Las 12 velas
La doña entró de nuevo a la sala y lo miró, pantalón de dril y camisa de manga corta, a la usanza del campo, y recordó que con esa ropa lo vio correr tras quienes dispararon contra su hijo en la puerta de la casa. Antes de ese día, nunca lo vio llorar.
Juan Sebastián Mina
A las cantaoras no se les permitía cantar. Esa noche no, no en su casa, dijo doña Maristela al salir de la cocina. Las mujeres argumentaban que la sombra se perdería, que el ancestro se quedaría esperando, que el alma del muchacho vagaría sedienta por este mundo. La doña les devolvía la retahíla diciendo que no, que su hijo había sido bueno, que tenía al crucificado de oro en el cuello y que él lo guiaría; además, que la veladora era nueva y el altar bien dispuesto. Y punto. Así, entró a la sala con la tranquilidad que viene de la certeza impuesta y vio a un hombre en chanclas. Frunció el entrecejo. El hombre la vio y ocultó sus ojos y sus pies del mudo reproche.
¡Tengo dos mil pal´pam! El anuncio empapó la sala y recordó que para el pobre la muerte es otro gasto. Aquí hay café. Era una casa honesta, risueña, abnegada. La entrada estaba coronada por una mariposa negra. Las paredes de ladrillos ahumados soportaban algunas fotos enmarcadas en cartón: la del hijo orgulloso sosteniendo su primer diploma; la del hijo confundido junto a la madre al salir del bautizo; la del hijo despreocupado sobre los hombros de Teodulfo, el padre. Sombras de la vida. La ocasión sirvió para comentar que en una de esas paredes hubo foto del don y la doña con marco de madera. La foto se perdió. El marco ardió un día en el fogón que ahora doña Maristela atizaba para que hirviera el agua. Don Teodulfo, en el rellano de la puerta, ocultaba su tristeza de manera inexperta; entre pañuelo y manga de camisa sacudía el dolor que ahogaba sus ojos. Todos reprocharon que no se pusiera zapatos cerrados. Atrás, el agua hervía, y la doña con ella.
Bueno, esto es lo que hay. ¡Mijo, mijo venga! Vaya compre el pam. Y dígale a don Ramiro que mande dos mil más, que´s pa´la gente del velorio. En un rincón de la sala había una mesita de patas largas que sostenía la foto de un joven con ojos palúdicos y un cununo a sus pies. Junto a la mesita yacía el cuerpo enjuto, maltrecho, anochecido. Alguien notó que el pie derecho se le torcía, y pensó que si no cantaban iba a perder la sombra y rasgó el velo de la certeza impuesta con un grito: ¡ayyy, lo mataron, lo mataron sin piedad, sin tener ningún consuelo! Desde la cocina alguien respondió «Ayyy, diojmio» mientras servía en un vaso de plástico el fatídico café. En la puerta, unas chanclas sin dueño; junto al altar y de rodillas, un hombre. Los ojos hurgaban motivos. Algunos osados, los menos, imputaban cargos: borracho, mujeriego, pegón. Otros, los más, sentenciaban: culpable. ¡Ma, don Ramiro ya cerró!

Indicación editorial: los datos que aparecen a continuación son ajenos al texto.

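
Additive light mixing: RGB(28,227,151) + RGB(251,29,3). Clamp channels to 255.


Additive: each channel = min(255, C₁+C₂)
R: 28+251 = 279 → 255
G: 227+29 = 256 → 255
B: 151+3 = 154 → 154
= RGB(255, 255, 154)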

La doña entró de nuevo a la sala y lo miró, pantalón de dril y camisa de manga corta, a la usanza del campo, y recordó que con esa ropa lo vio correr tras quienes dispararon contra su hijo en la puerta de la casa. Antes de ese día, nunca lo vio llorar. Los gritos de la hombría herida llenaron la sala. La doña sostenía la bandeja humeante que despedía un aroma amargo. Las cantaoras aprovecharon su descuido y se acomodaron. Primero lo primero: el canto. El velón empezaba a apagarse. En la sala ya repartían las 12 velas blancas que rodearían el féretro. Mientras los vasos rodeaban la concurrencia, doña Maristela recordó que ese café lo había traído su hijo dos noches atrás, justo después de dejar las únicas botas de su papá con don Rodolfo, el zapatero. La imagen de su hijo tocando el instrumento con las cantaoras en fiestas y yenyerés se le vino de golpe. Vio a su esposo al pie del altar abrazando la foto que antes había estado sobre la mesita, y vio de nuevo las chanclas en la puerta. La bandeja se fue al piso. Por primera vez, en esos dos días, los ojos le pesaron, y doña Maristela lloró.